3.3. Docking and Binding Energy Calculations—PLpro

For docking to PLpro and calculations of binding energy, we used BIOVIA Discovery Studio v20.1.0.19295 [56]. The structures retrieved from PDB were prepared using the Prepare proteins protocol with pH set to 7.4 and the CHARMm forcefield. We used spherical gridboxes with a radius of 15 Å that were created around a ligand if the PLpro complexes featured one, or around the PDB ID: 3e9s ligand after superimposing the proteins by Cα atoms. We prepared the potential inhibitors using the Prepare ligands protocol and changed their ionization for pH 7.5 ± 1 without generating tautomers and isomers. Afterward, we employed the CDOCKER protocol, a tool performing grid-based docking to a rigid protein with ligand conformational sampling utilizing molecular dynamics. We retrieved only the best pose for each ligand by setting the option top hits to 1. After docking, we assessed the obtained poses by scoring functions in the Score ligand poses protocol and utilized the Calculate binding energies protocol with generalized Born implicit solvent model (MM–GBSA). Afterward, we created a MLR model by merging the Jain scoring function and the MM–GBSA binding energy. For this purpose, we utilized Statistica 13.1 software [57].

Initially, we validated the ability of the software to predict the correct inhibitor poses by employing the redocking and cross-docking techniques. We retrieved various PLpro structures (PDB IDs: 7jir, 7jit, 7jiv, 7jiw, 6wuu (all chains), 6wx4, 6w9c (chain A), 6xa9 (chain A), 7jn2, 7jrn (all chains), 7cjm, 7cmd, and 7cjd (all chains)) and redocked their original inhibitors as well as cross-docked inhibitors from other PLpro complexes. Additionally, we docked a few ligands found in complexes of SARS-CoV PLpro (PDB IDs: 3mj5, 4ovz, and 4ow0). The obtained protein–ligand complexes were superimposed by Cα atoms on the original PLpro complexes with the corresponding ligands in order to calculate ligand heavy-atom RMSD values. Based on the validation results we chose the PLpro structures with the lowest cross-docking RMSD values and used them to test the ability of the docking procedure to predict binding affinities of inhibitors. Two of the chosen structures (PDB IDs: 7jiv and 7jit) had a C111S mutation so we created additional structures where the serine residue was mutated back into cysteine. We created a set of 25 PLpro inhibitors with known IC₅₀ values (Supplementary Table S7). After docking them to the chosen PLpro structures, we assessed the obtained poses by scoring functions (CDOCKER Energy, CDOCKER Interaction Energy, LigScore1, LigScore2, PLP1, PLP2, Jain, PMF, PMF04) and MM–GBSA calculations. Subsequently, we checked Pearson correlation coefficients and the corresponding p-values between pIC₅₀s and the values obtained from scoring functions and binding energy calculations. If an inhibitor had its IC₅₀ measured for a racemate, we took an average of scoring functions and binding energies calculated for both enantiomers. Through this validation, we found the best PLpro structure, which was used for the subsequent drug screening. Additionally, we prepared a MLR model for this structure and the best-performing scoring function (Jain) and MM–GBSA. To validate the model, we examined p-values for the model itself as well as for all the terms of the equation. All p-values came below 0.01. Due to the simplicity of the model and to the occurrence of only two independent variables, we did not conduct cross-validation.
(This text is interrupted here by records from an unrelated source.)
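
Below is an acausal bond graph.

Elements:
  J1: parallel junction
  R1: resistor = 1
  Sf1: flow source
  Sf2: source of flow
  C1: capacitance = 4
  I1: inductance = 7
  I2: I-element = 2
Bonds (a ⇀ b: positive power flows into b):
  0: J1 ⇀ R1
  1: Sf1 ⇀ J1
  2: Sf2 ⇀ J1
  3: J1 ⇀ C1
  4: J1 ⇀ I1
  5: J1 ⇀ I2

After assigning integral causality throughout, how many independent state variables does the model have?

β1 stroke at Sf1  (Sf1: flow source, stroke at near end)
β2 stroke at Sf2  (Sf2: flow source, stroke at near end)
β3 stroke at J1  (C1: C, integral causality)
β0 stroke at R1  (0-jn J1 has e-setter on 3)
β4 stroke at I1  (J1 effort already set via bond 3)
β5 stroke at I2  (0-jn J1 has e-setter on 3)

3  (C1, I1, I2 all integral)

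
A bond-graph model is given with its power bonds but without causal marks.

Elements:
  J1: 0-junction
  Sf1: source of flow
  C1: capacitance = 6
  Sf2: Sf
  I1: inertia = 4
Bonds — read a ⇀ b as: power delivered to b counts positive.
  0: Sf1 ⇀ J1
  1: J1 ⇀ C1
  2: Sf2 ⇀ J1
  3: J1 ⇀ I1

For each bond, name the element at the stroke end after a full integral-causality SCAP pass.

bond 0 stroke at Sf1  (Sf1: flow source, stroke at near end)
bond 2 stroke at Sf2  (Sf2 (Sf) sets flow on bond)
bond 1 stroke at J1  (C1: C, integral causality)
bond 3 stroke at I1  (J1: bond 1 brought effort, rest push out)

bond 0 stroke at Sf1
bond 1 stroke at J1
bond 2 stroke at Sf2
bond 3 stroke at I1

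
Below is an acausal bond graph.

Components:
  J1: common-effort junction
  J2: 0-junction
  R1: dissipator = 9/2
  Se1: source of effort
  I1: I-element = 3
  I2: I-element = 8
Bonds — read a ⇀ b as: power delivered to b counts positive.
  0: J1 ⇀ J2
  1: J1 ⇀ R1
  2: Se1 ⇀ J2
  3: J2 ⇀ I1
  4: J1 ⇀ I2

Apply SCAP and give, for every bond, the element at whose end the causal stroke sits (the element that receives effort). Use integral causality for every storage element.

bond 2 →J2  (Se1 (Se) sets effort on bond)
bond 0 →J1  (common-e at J2 fixed by 2)
bond 3 →I1  (common-e at J2 fixed by 2)
bond 1 →R1  (J1 effort already set via bond 0)
bond 4 →I2  (J1 effort already set via bond 0)

#0 |J1
#1 |R1
#2 |J2
#3 |I1
#4 |I2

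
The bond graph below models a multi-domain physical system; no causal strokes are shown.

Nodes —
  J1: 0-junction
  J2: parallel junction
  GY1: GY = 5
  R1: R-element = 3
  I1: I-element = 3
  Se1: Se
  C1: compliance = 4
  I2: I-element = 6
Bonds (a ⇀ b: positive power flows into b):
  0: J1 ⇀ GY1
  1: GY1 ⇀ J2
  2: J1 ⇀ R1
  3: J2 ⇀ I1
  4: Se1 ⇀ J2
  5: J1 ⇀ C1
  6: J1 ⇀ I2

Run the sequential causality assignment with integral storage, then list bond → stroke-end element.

#0 stroke at GY1
#1 stroke at GY1
#2 stroke at R1
#3 stroke at I1
#4 stroke at J2
#5 stroke at J1
#6 stroke at I2

β4 stroke→J2  (Se1 (Se) sets effort on bond)
β1 stroke→GY1  (J2 effort already set via bond 4)
β3 stroke→I1  (common-e at J2 fixed by 4)
β0 stroke→GY1  (through GY1, causality inverts; strokes same side of GY1)
β5 stroke→J1  (prefer integral on C1)
β2 stroke→R1  (J1 effort already set via bond 5)
β6 stroke→I2  (J1: bond 5 brought effort, rest push out)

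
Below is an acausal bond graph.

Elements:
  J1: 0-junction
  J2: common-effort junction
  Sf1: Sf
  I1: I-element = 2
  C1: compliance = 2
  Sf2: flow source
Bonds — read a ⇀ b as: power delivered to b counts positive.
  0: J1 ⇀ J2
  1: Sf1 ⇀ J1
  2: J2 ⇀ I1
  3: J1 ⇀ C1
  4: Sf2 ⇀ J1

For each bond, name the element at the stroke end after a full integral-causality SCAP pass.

β1 →Sf1  (Sf1: flow source, stroke at near end)
β4 →Sf2  (Sf2 fixes flow; stroke at Sf2)
β2 →I1  (prefer integral on I1)
β0 →J2  (closing 0-jn rule on J2)
β3 →J1  (J1: last free bond brings effort in)

#0 stroke at J2
#1 stroke at Sf1
#2 stroke at I1
#3 stroke at J1
#4 stroke at Sf2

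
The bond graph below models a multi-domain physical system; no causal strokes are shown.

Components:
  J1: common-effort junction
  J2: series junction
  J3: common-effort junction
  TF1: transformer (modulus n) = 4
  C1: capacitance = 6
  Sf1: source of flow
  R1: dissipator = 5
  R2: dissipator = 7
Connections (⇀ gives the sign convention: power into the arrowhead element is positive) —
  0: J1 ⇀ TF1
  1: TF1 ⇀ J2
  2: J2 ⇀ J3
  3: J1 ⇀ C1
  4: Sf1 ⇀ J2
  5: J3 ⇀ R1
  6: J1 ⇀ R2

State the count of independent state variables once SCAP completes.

b4 →Sf1  (source Sf1 imposes f)
b1 →J2  (1-jn J2 has f-setter on 4)
b2 →J2  (J2 flow already set via bond 4)
b5 →J3  (only one effort-in slot at J3)
b0 →TF1  (TF TF1: opposite of bond 1)
b3 →J1  (C1 outputs effort q/C1)
b6 →R2  (common-e at J1 fixed by 3)

1  (C1 all integral)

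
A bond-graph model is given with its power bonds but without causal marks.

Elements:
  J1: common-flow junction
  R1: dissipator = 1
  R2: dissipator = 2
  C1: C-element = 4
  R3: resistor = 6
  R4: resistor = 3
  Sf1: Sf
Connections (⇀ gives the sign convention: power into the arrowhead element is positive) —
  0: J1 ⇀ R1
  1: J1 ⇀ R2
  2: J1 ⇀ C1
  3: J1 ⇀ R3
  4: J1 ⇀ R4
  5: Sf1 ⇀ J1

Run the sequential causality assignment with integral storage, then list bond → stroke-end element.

β0 |J1
β1 |J1
β2 |J1
β3 |J1
β4 |J1
β5 |Sf1

#5 stroke at Sf1  (Sf1: flow source, stroke at near end)
#0 stroke at J1  (J1: bond 5 brought flow, rest push out)
#1 stroke at J1  (common-f at J1 fixed by 5)
#2 stroke at J1  (1-jn J1 has f-setter on 5)
#3 stroke at J1  (1-jn J1 has f-setter on 5)
#4 stroke at J1  (J1 flow already set via bond 5)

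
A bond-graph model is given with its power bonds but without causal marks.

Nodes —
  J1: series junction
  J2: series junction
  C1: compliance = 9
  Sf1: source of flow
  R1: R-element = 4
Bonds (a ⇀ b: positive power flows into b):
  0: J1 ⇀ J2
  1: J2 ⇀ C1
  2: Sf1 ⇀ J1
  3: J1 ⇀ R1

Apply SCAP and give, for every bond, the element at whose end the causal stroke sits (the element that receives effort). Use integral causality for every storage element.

β2 stroke→Sf1  (Sf1: flow source, stroke at near end)
β0 stroke→J1  (J1 flow already set via bond 2)
β3 stroke→J1  (1-jn J1 has f-setter on 2)
β1 stroke→J2  (J2: bond 0 brought flow, rest push out)

#0 |J1
#1 |J2
#2 |Sf1
#3 |J1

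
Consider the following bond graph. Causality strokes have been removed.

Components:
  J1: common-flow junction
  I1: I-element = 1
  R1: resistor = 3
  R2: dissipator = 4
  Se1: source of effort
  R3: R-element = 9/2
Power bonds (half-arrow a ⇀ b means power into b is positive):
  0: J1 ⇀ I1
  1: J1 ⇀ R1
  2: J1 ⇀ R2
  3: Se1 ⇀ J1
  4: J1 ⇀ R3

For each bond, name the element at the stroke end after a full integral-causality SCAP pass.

b3 |J1  (Se1 fixes effort; stroke away)
b0 |I1  (I1: I, integral causality)
b1 |J1  (J1: bond 0 brought flow, rest push out)
b2 |J1  (J1: bond 0 brought flow, rest push out)
b4 |J1  (common-f at J1 fixed by 0)

bond 0 →I1
bond 1 →J1
bond 2 →J1
bond 3 →J1
bond 4 →J1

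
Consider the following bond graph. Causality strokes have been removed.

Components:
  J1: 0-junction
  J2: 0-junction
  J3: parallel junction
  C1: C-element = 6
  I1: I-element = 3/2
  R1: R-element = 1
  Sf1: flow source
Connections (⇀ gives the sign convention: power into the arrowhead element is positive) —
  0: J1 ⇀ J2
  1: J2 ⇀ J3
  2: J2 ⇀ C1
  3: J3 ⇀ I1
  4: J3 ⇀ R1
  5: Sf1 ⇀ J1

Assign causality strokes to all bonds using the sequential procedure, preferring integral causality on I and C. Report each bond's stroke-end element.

b5 →Sf1  (Sf1 (Sf) sets flow on bond)
b0 →J1  (J1 needs exactly one e-in)
b2 →J2  (C1: C, integral causality)
b1 →J3  (common-e at J2 fixed by 2)
b3 →I1  (J3: bond 1 brought effort, rest push out)
b4 →R1  (J3 effort already set via bond 1)

#0 →J1
#1 →J3
#2 →J2
#3 →I1
#4 →R1
#5 →Sf1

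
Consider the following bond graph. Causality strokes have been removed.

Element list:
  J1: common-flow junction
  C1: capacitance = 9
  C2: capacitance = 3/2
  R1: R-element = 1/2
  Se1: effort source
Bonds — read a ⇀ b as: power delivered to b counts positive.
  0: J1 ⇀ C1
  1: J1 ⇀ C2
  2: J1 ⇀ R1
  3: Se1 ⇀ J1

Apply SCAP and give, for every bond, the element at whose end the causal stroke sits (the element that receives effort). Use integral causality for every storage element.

#3 stroke→J1  (source Se1 imposes e)
#0 stroke→J1  (C1 integral (e out))
#1 stroke→J1  (C2 outputs effort q/C2)
#2 stroke→R1  (J1 needs exactly one f-in)

β0 stroke→J1
β1 stroke→J1
β2 stroke→R1
β3 stroke→J1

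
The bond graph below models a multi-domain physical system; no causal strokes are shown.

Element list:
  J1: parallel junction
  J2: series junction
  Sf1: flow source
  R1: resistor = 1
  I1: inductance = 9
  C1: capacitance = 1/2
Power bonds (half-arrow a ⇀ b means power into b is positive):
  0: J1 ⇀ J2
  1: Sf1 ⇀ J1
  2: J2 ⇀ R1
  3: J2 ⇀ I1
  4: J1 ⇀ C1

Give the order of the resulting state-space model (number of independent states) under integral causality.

#1 |Sf1  (source Sf1 imposes f)
#3 |I1  (prefer integral on I1)
#0 |J2  (1-jn J2 has f-setter on 3)
#2 |J2  (common-f at J2 fixed by 3)
#4 |J1  (J1: last free bond brings effort in)

2  (C1, I1 all integral)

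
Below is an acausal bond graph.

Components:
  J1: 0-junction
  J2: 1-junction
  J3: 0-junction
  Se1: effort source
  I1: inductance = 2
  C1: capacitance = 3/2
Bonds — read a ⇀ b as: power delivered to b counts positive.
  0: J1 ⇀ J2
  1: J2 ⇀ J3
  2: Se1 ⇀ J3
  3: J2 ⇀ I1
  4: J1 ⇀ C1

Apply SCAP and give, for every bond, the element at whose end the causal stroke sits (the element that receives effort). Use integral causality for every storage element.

#2 stroke at J3  (source Se1 imposes e)
#1 stroke at J2  (J3: bond 2 brought effort, rest push out)
#3 stroke at I1  (I1 integral (f out))
#0 stroke at J2  (J2 flow already set via bond 3)
#4 stroke at J1  (J1 needs exactly one e-in)

#0 |J2
#1 |J2
#2 |J3
#3 |I1
#4 |J1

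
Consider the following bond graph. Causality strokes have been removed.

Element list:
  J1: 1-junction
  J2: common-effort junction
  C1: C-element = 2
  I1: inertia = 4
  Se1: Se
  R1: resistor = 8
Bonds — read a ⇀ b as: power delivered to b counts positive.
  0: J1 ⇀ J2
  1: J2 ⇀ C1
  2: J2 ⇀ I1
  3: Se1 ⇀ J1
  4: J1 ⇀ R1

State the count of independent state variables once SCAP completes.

2  (C1, I1 all integral)

bond 3 |J1  (Se1 (Se) sets effort on bond)
bond 1 |J2  (C1 outputs effort q/C1)
bond 0 |J1  (J2 effort already set via bond 1)
bond 2 |I1  (J2 effort already set via bond 1)
bond 4 |R1  (closing 1-jn rule on J1)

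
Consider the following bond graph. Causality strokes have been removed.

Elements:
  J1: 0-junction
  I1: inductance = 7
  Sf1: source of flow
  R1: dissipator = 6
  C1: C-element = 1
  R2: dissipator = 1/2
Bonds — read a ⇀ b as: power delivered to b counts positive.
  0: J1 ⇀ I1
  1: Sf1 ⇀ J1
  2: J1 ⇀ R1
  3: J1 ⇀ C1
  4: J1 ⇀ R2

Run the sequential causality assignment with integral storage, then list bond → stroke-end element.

bond 1 |Sf1  (Sf1: flow source, stroke at near end)
bond 0 |I1  (prefer integral on I1)
bond 3 |J1  (C1 integral (e out))
bond 2 |R1  (common-e at J1 fixed by 3)
bond 4 |R2  (J1: bond 3 brought effort, rest push out)

bond 0 stroke→I1
bond 1 stroke→Sf1
bond 2 stroke→R1
bond 3 stroke→J1
bond 4 stroke→R2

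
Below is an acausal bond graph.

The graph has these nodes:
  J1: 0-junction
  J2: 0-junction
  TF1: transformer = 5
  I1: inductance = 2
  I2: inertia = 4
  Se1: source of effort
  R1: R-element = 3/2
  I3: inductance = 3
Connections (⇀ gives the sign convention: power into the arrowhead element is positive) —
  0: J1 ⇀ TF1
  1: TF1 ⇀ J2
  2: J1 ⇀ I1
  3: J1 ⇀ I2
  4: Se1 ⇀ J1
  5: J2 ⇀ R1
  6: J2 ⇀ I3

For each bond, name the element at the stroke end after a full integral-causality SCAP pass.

b4 stroke at J1  (source Se1 imposes e)
b0 stroke at TF1  (J1 effort already set via bond 4)
b2 stroke at I1  (0-jn J1 has e-setter on 4)
b3 stroke at I2  (J1: bond 4 brought effort, rest push out)
b1 stroke at J2  (TF TF1: opposite of bond 0)
b5 stroke at R1  (common-e at J2 fixed by 1)
b6 stroke at I3  (J2 effort already set via bond 1)

bond 0 stroke at TF1
bond 1 stroke at J2
bond 2 stroke at I1
bond 3 stroke at I2
bond 4 stroke at J1
bond 5 stroke at R1
bond 6 stroke at I3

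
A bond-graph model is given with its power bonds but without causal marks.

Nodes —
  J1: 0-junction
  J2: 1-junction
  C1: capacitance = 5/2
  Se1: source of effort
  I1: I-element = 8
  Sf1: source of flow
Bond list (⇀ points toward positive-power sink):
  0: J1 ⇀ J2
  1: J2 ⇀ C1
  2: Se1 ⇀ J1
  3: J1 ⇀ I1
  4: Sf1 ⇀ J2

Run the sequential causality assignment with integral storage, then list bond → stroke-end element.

β0 stroke→J2
β1 stroke→J2
β2 stroke→J1
β3 stroke→I1
β4 stroke→Sf1

β2 stroke at J1  (source Se1 imposes e)
β4 stroke at Sf1  (Sf1 fixes flow; stroke at Sf1)
β0 stroke at J2  (0-jn J1 has e-setter on 2)
β3 stroke at I1  (J1 effort already set via bond 2)
β1 stroke at J2  (common-f at J2 fixed by 4)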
We conducted an additional step of validation in order to confirm the best-performing docking procedure’s (PDB ID: 7jn2, Jain, and MM–GBSA) ability to correctly predict potential inhibitors’ binding poses and affinities toward PLpro. First, we docked inhibitors cocrystallized with PLpro structures available in PDB that we did not utilize in the main cross-docking validation (PDB IDs: 7koj, 7kok, 7lbr, 7lbs, 7llf, 7llz, 7los, and 7e35). We superimposed the complexes and calculated the ligand’s heavy atom RMSD analogically as described above. Next, we created an additional set of PLpro inhibitors with known IC₅₀ values (Supplementary Table S8). We docked them to 7jn2 and conducted analogical scoring and binding energy calculations as described above. We determined Pearson correlation coefficients and the corresponding p-values between the experimental pIC₅₀ values and the values of Jain function, MM–GBSA binding energies, and pIC₅₀ values estimated using the MLR model for the combined two sets of test ligands.

In the screening part, we prepared the potential inhibitors and docked them using the same procedure as during validation, and then assessed the obtained poses by the Jain scoring function and MM–GBSA calculations.